China’s financial regulators yesterday unveiled a slew of measures to urge large state-owned mutual funds and insurers to purchase more shares, as Beijing seeks to bolster the faltering stock market.
Big state-owned insurance firms are guided to raise the size and proportion of their investment in shares listed on the mainland, and to allocate 30 percent of their newly generated premiums to buying stocks, Wu Qing, chairman of the China Securities Regulatory Commission said at a press conference yesterday.
A pilot programme, due to kick off in the first half of this year, will channel at least 100 billion yuan (US$13.75 billion) from insurers to long-term stock investment, Wu said. He expected the programme to continue being expanded and inject at least “hundreds of billions of yuan” every year into stock purchases.

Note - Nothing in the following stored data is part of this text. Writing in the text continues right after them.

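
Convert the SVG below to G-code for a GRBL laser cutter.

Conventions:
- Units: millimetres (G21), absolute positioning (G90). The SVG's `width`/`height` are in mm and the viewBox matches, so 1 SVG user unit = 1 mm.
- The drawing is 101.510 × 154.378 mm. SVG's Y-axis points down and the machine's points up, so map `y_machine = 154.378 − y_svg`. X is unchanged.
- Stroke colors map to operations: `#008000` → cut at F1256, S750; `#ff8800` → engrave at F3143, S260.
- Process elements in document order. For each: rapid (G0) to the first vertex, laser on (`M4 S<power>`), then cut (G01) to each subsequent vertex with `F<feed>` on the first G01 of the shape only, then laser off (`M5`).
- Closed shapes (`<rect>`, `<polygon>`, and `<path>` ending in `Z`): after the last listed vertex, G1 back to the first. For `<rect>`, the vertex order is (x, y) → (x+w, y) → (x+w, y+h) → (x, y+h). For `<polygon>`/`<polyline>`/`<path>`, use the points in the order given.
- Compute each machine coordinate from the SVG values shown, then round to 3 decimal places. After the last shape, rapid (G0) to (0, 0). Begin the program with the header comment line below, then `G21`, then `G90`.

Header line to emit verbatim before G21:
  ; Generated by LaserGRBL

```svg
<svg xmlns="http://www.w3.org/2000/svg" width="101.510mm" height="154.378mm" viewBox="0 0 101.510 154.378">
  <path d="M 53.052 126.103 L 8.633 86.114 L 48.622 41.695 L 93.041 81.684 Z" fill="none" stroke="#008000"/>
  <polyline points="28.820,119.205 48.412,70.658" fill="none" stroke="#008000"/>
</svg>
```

viewBox `0 0 101.510 154.378` with mm width/height → 1 unit = 1 mm. Flip: y_m = 154.378 − y_svg.

**Shape 1** — `<path>` regular polygon, stroke `#008000` → cut (S750, F1256). Machine vertices: (53.052,28.275) → (8.633,68.264) → (48.622,112.683) → (93.041,72.694) → (53.052,28.275). Closed: final G1 returns to the first vertex.

**Shape 2** — `<polyline>` line segment, stroke `#008000` → cut (S750, F1256). Machine vertices: (28.820,35.173) → (48.412,83.720). Open path.

; Generated by LaserGRBL
G21
G90
G0 X53.052 Y28.275
M4 S750
G01 X8.633 Y68.264 F1256
G01 X48.622 Y112.683
G01 X93.041 Y72.694
G01 X53.052 Y28.275
M5
G0 X28.820 Y35.173
M4 S750
G01 X48.412 Y83.720 F1256
M5
G0 X0.000 Y0.000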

Mutual funds are also mandated to raise their holdings in mainland-listed shares by 10 percent annually, in terms of market valuation, for the next three years, he said.
A consortium of six financial regulators, including the securities regulator, first floated the plan on Wednesday to direct large funds, including pension funds, to buy more local shares, aimed at “steadying the stock market,” according to CNBC’s translation of a statement in Chinese from the regulators.
“Having institutions like insurers hold more China’s equities helps to lower volatility and create a more stable trading environment based on fundamentals,” said Eugene Hsiao, head of China equity strategy at Macquarie Capital. — CNBC.